John G. Roberts, Jr.:

Justice Breyer has the opinion of the court in two cases this morning.

Stephen G. Breyer:

The first is called Global Crossing v. Metrophones, and it begins with telephone deregulation which allowed callers a choice of what long distance carrier they want.

But sometimes they go a pay-phone, and the pay-phone company would connect them not with the long distance carrier that the caller wanted but with the company that the pay-phone operator wanted.

Well Congress thought that was a bad idea.

So, they passed a law and they said that the pay-phone company has to connect to however the caller wants connected to, whatever carrier, and moreover has to be for free, you don’t have to put $0.25 in the box.

At that point the pay-phone company said, well who is going to pay us for the call.

So Congress passes another law and says let the FCC work that out, and the FCC tried to work it out over a couple of years, and finally what they said was, well here is who pays, the caller connects to a particular carrier through the pay-phone, then the carrier pays, $0.24 a call, or whatever they agree upon and the carrier can charge the ultimate customer with his long distance bill.

Now apparently after that some carriers still wouldn’t turnover the $0.24 to the pay-phone operator, atleast that’s what the pay-phone operator will say.

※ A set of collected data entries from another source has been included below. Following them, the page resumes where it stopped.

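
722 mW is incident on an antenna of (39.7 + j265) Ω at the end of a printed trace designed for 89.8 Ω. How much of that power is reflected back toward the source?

P_reflected ≈ 604 mW

|Γ| = |(-50.1 + j265)/(129.5 + j265)| = 0.914
|Γ|² = 0.836
P_refl = |Γ|²·P_inc = 604 mW, P_del = (1 − |Γ|²)·P_inc = 118 mW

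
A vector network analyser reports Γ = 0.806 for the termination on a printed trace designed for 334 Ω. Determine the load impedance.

Z_L ≈ 3110 Ω

Z_L = Z_0·(1 + Γ)/(1 − Γ) = 334·(1.81)/(0.194)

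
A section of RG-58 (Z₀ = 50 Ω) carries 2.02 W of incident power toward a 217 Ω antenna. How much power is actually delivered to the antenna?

P_delivered ≈ 1.23 W

Γ = (217 − 50)/(217 + 50) = 0.625
|Γ|² = 0.391
P_refl = |Γ|²·P_inc = 0.79 W, P_del = (1 − |Γ|²)·P_inc = 1.23 W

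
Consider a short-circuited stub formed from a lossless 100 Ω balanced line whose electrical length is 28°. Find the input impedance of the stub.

Z_in ≈ +j53.2 Ω

tan(βl) = 0.532
For a short-circuited stub, Z_in = jZ_0·tan(βl)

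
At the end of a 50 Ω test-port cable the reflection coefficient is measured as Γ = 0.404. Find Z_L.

Z_L ≈ 118 Ω

Z_L = Z_0·(1 + Γ)/(1 − Γ) = 50·(1.4)/(0.596)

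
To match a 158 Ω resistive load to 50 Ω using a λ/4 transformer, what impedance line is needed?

Z_qwt ≈ 88.9 Ω

Z_qwt = √(Z_0·R_L) = √(50 × 158) = √7900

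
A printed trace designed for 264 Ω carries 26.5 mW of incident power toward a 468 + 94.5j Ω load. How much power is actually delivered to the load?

|Γ| = |(204 + j94.5)/(732 + j94.5)| = 0.305
|Γ|² = 0.0928
P_refl = |Γ|²·P_inc = 2.46 mW, P_del = (1 − |Γ|²)·P_inc = 24 mW

P_delivered ≈ 24 mW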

So, the pay-phone operators, some of them, or one of them anyway went to the FCC, and the FCC issued an order saying that you have to pay, and if you don’t it is unreasonable practice under Section 201(b).

Later the pay-phone operators said they are still not paying us, so they brought a suit in Federal Court, under a different Section 207 which seems linked to §201(b) and the only question before us is whether they can bring that suit in Federal Court.

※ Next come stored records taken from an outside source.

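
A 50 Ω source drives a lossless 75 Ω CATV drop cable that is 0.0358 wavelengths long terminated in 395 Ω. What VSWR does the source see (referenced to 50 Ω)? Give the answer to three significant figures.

βl = 2π × 0.0358 = 12.9°
tan(βl) = 0.229
Z_in = Z_0·(Z_L + jZ_0·tanβl)/(Z_0 + jZ_L·tanβl) = 170 − j187 Ω
Γ_s = (Z_in − Z_s)/(Z_in + Z_s) = (120 − j187)/(220 − j187), |Γ_s| = 0.77
VSWR = (1 + |Γ_s|)/(1 − |Γ_s|)

VSWR ≈ 7.69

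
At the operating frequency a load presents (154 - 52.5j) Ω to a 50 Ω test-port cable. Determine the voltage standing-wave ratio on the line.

VSWR ≈ 3.47

Γ = (Z_L − Z_0)/(Z_L + Z_0) = (104 − j52.5)/(204 − j52.5)
|Γ| = 116/211 = 0.553
VSWR = (1 + |Γ|)/(1 − |Γ|) = 1.55/0.447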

Well ultimately what we say it is ultimately because it takes a while to explain this case, ultimately what we say is, well §207 if you read the words is linked to violations of §201(b), and what we have here is a regulation under §201(b) which says, when you don’t pay for that call, you don’t pay the pay-phone operator, you have committed an unreasonable practice that seems to us like a violation of §201(b), it says you can bring the suit for a violation of §201(b) its reasonable for them to say that, bring the suit.

Now, that’s the opinion of the court, we affirm the Ninth Circuit similar determination.

Justice Scalia has filed a dissenting opinion, and Justice Thomas has filed a dissenting opinion.